Derek Fisher was exposed to basketball at a very young age, mainly by his older half-brother, Duane Washington. Fisher remembers watching court side while his brother played high school basketball. “I was too little to play, but I’d watch Duane,” Fisher remembers. Washington made it all the way to the NBA, putting in brief stints for the New Jersey Nets and Los Angeles Clippers before his career was derailed.
Fisher graduated from high school in 1992. Despite his prep basketball accomplishments, no major collegiate program recruited him. Instead, Fisher attended the University of Arkansas at Little Rock (UALR), not far from his childhood home, on a full scholarship. Fisher proved one of the greatest players ever to suit up for UALR, finishing second in the school’s history for career points (1,393), assists (372) and steals (189). In 1996, during his senior year, Fisher won honors as the Sunbelt Conference Player of the Year.

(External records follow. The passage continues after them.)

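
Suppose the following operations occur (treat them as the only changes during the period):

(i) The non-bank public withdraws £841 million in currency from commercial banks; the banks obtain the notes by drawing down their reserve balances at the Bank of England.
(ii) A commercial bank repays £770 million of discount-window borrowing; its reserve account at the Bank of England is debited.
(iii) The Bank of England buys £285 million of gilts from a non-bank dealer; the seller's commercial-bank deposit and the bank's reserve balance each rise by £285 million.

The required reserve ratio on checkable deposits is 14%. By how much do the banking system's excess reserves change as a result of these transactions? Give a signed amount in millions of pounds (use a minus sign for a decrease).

Currency withdrawal £841 million: reserves −£841M, deposits −£841M.
Discount-window repayment £770 million: reserves −£770M, deposits 0.
Asset purchase (from non-banks) £285 million: reserves +£285M, deposits +£285M.
Totals: Δreserves = −£1326M, Δdeposits = −£556M.
Δrequired reserves = 14% × −£556M = −£77.84M.
Δexcess reserves = Δreserves − Δrequired = −£1326M − (−£77.84M) = -£1248.16 million.

-£1248.16 million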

One of the better point guards in the 1996 NBA draft, Fisher was drafted 24th overall by the Los Angeles Lakers, nine picks after the Lakers’ other, more celebrated rookie that season, a straight-from-high-school prospect named Kobe Bryant. Later that summer, the Lakers signed superstar center Shaquille O’Neal, bringing together the core of the team that would win three straight championships from 2000-02. O’Neal and Bryant were the superstars, of course, but Fisher played a vital role on those teams as a steady player able to knock down big shots when needed. Fisher and Bryant developed a close friendship based on their mutual determination and work ethic, with both often staying at the gym for hours after practice ended, pushing each other to improve. “A lot of times we were the only two there,” Bryant later remembered, “so we ended up playing full court, one-on-one basketball, and we were almost fighting, literally, just because we were both competitive. From that point forward I just gained so much respect for him.